Despite emergency measures to resolve the
rubbish crisis in the southern Italian city of Naples, the situation worsened
Saturday, with more than 100 fires set to the mountains of garbage and fire
crews attacked as they tried to put them out.
Angry city residents set the fires overnight, which the overburdened fire
service struggled to extinguish.
A television team recorded stones being thrown at one fire crew as it attempted
to put out a fire in the suburb of Barra.
"They are also attacking us because of the mountains of rubbish in the
streets," one fireman said. "It's not the first time they have tried
to attack us, and I fear that it will also not be the last."
Rising temperatures have exacerbated the problem of the stinking mounds of
trash, which contain up to 5,000 tons of material.
At the height of the crisis in January, there were 7,000 tons of rubbish on the
streets of the city of 1 million and the surrounding Campania region.
Neapolitans have reported that the rubbish mountains are hundreds of metres
wide in some streets. They have launched protests against the city council's
plan to set up a new dump on the outskirts of the city.
Italy's new Prime Minister, Silvio Berlusconi, has said he will treat the
rubbish crisis as a priority and will discuss it with his cabinet on Wednesday.

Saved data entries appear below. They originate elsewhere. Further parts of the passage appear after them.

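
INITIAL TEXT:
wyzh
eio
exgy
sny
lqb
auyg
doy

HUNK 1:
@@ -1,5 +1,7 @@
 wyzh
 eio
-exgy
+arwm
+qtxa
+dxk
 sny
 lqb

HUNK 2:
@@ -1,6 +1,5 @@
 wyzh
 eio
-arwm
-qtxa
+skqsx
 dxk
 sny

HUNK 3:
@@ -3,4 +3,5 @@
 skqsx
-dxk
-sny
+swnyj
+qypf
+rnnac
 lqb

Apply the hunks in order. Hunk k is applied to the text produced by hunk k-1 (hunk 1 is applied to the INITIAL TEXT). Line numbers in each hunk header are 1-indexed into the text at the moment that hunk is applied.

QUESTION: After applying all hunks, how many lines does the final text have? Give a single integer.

Hunk 1: at line 1 remove [exgy] add [arwm,qtxa,dxk] -> 9 lines: wyzh eio arwm qtxa dxk sny lqb auyg doy
Hunk 2: at line 1 remove [arwm,qtxa] add [skqsx] -> 8 lines: wyzh eio skqsx dxk sny lqb auyg doy
Hunk 3: at line 3 remove [dxk,sny] add [swnyj,qypf,rnnac] -> 9 lines: wyzh eio skqsx swnyj qypf rnnac lqb auyg doy
Final line count: 9

Answer: 9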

The European Commission has threatened to fine Italy millions of euros if it
does not sort out the "dramatic refuse crisis."

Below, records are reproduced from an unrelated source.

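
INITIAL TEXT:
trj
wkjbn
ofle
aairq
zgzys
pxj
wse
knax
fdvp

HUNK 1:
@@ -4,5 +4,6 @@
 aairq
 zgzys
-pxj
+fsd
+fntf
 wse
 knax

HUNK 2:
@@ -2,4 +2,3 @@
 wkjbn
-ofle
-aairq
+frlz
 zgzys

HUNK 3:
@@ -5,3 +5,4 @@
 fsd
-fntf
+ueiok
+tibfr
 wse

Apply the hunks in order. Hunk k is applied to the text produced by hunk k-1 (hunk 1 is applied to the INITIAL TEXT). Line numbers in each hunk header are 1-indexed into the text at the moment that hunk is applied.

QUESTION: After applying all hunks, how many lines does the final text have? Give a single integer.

Answer: 10

Derivation:
Hunk 1: at line 4 remove [pxj] add [fsd,fntf] -> 10 lines: trj wkjbn ofle aairq zgzys fsd fntf wse knax fdvp
Hunk 2: at line 2 remove [ofle,aairq] add [frlz] -> 9 lines: trj wkjbn frlz zgzys fsd fntf wse knax fdvp
Hunk 3: at line 5 remove [fntf] add [ueiok,tibfr] -> 10 lines: trj wkjbn frlz zgzys fsd ueiok tibfr wse knax fdvp
Final line count: 10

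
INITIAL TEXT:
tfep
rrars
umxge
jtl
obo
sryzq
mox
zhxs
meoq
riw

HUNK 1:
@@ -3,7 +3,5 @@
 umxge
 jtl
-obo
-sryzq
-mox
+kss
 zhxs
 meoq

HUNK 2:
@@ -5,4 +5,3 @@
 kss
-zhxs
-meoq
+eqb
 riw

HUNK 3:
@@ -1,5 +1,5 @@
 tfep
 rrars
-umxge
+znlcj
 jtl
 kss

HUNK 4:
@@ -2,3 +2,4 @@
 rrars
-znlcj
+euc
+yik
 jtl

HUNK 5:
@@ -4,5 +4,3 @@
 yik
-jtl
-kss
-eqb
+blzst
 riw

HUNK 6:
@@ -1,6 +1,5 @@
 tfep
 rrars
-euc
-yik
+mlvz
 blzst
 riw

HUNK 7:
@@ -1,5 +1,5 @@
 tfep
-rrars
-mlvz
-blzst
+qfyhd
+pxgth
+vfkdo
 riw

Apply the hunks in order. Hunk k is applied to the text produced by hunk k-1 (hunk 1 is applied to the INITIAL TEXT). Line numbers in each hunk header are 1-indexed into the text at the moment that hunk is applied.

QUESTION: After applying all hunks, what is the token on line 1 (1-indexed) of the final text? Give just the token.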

The rubbish was left lying in the streets for the first time in the spring of
last year. The crisis returned at Christmas because there were not enough dumps
in which to deposit the rubbish.
The EU's executive arm said that although Italy had set up a commission to deal
with the rubbish problem and that this had improved the situation somewhat, the
government's measures were insufficient to completely resolve the crisis, dpa reported.